Another perfect day in Hervey Bay! The weather here remains lovely in the mid 20’s. No news on the baby front and we all wait patiently for a development. The midwife predicts no action for the next couple of days which is concerning for us as we are scheduled to depart Hervey Bay on Tuesday. It is looking like a delay in our departure date if we are to see the new baby at all!
Today we took the girls down to Urangan and walked out on the pier which is over 800 metres in length. The seas were glassy and calm once again as they have been since our arrival – quite a difference from the seas to which Dallas and I have become accustomed in Bass Strait and around coastal Tasmania.
Mothers’ Day tomorrow – who knows, it may bring a new baby into the fold.
Since arriving in Hervey Bay last Friday, in torrential rain, the weather has abated and we have enjoyed ideal weather conditions here on the Fraser Coast. Staying with our younger son Tim and his family, we await the imminent birth of Tim and Jodie’s new baby son.

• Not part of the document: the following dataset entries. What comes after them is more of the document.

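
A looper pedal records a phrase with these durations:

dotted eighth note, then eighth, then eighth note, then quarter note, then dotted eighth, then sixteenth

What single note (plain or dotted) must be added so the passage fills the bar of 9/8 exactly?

dotted eighth note

The bar of 9/8 = 18 sixteenth notes.
Express everything in sixteenth notes: dotted eighth note = 3; eighth = 2; eighth note = 2; quarter note = 4; dotted eighth = 3; sixteenth = 1.
Adding: 3 + 2 + 2 + 4 + 3 + 1 = 15.
Remaining: 18 − 15 = 3 sixteenth notes, which is a dotted eighth note.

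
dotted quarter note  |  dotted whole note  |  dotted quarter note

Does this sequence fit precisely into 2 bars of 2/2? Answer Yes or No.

One bar of 2/2 = 8 eighth notes, so 2 bars = 16.
Express everything in eighth notes: dotted quarter note = 3; dotted whole note = 12; dotted quarter note = 3.
Adding: 3 + 12 + 3 = 18.
18 exceeds 16, so the answer is No.

No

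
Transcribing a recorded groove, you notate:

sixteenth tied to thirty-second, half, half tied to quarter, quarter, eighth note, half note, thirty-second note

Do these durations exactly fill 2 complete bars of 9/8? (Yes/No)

Yes

One bar of 9/8 = 36 thirty-second notes, so 2 bars = 72.
Express everything in thirty-second notes: sixteenth tied to thirty-second (sixteenth + thirty-second) = 3; half = 16; half tied to quarter (half + quarter) = 24; quarter = 8; eighth note = 4; half note = 16; thirty-second note = 1.
Total: 3 + 16 + 24 + 8 + 4 + 16 + 1 = 72.
72 equals 72, so the answer is Yes.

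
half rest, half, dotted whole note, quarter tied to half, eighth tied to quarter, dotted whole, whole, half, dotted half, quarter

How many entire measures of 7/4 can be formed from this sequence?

One bar of 7/4 = 14 eighth notes.
Each duration in eighth notes: half rest = 4; half = 4; dotted whole note = 12; quarter tied to half (quarter + half) = 6; eighth tied to quarter (eighth + quarter) = 3; dotted whole = 12; whole = 8; half = 4; dotted half = 6; quarter = 2.
Sum: 4 + 4 + 12 + 6 + 3 + 12 + 8 + 4 + 6 + 2 = 61.
61 ÷ 14 = 4 complete bars with 5 left over.

4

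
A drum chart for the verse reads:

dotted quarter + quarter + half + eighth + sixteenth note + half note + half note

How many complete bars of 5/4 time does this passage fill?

1

One bar of 5/4 = 20 sixteenth notes.
Express everything in sixteenth notes: dotted quarter = 6; quarter = 4; half = 8; eighth = 2; sixteenth note = 1; half note = 8; half note = 8.
Total: 6 + 4 + 8 + 2 + 1 + 8 + 8 = 37.
37 ÷ 20 = 1 complete bar with 17 left over.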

Our grand-daughters have kept us totally occupied and we had the joy of spending a lovely three day weekend with the visit of our older son Liam and his family. Our entire family spent many happy hours on the beaches of Hervey Bay swimming and playing on the sand. Jodie is doing her utmost to convince the baby to join us with long walks on the beach and building a sand castle city for the children.
Feeding the turtles, ducks and eels in the local lake was a huge hit with our grand-daughters and grand-sons – they went through four loaves of bread!
Having the whole family together in one place gives Dallas and I such pleasure, especially to see the grandchildren all playing and laughing together.
Each day we wonder if the new baby will be born – but, as we all know too well, babies have a mind of their own! More news on that front soon, we hope!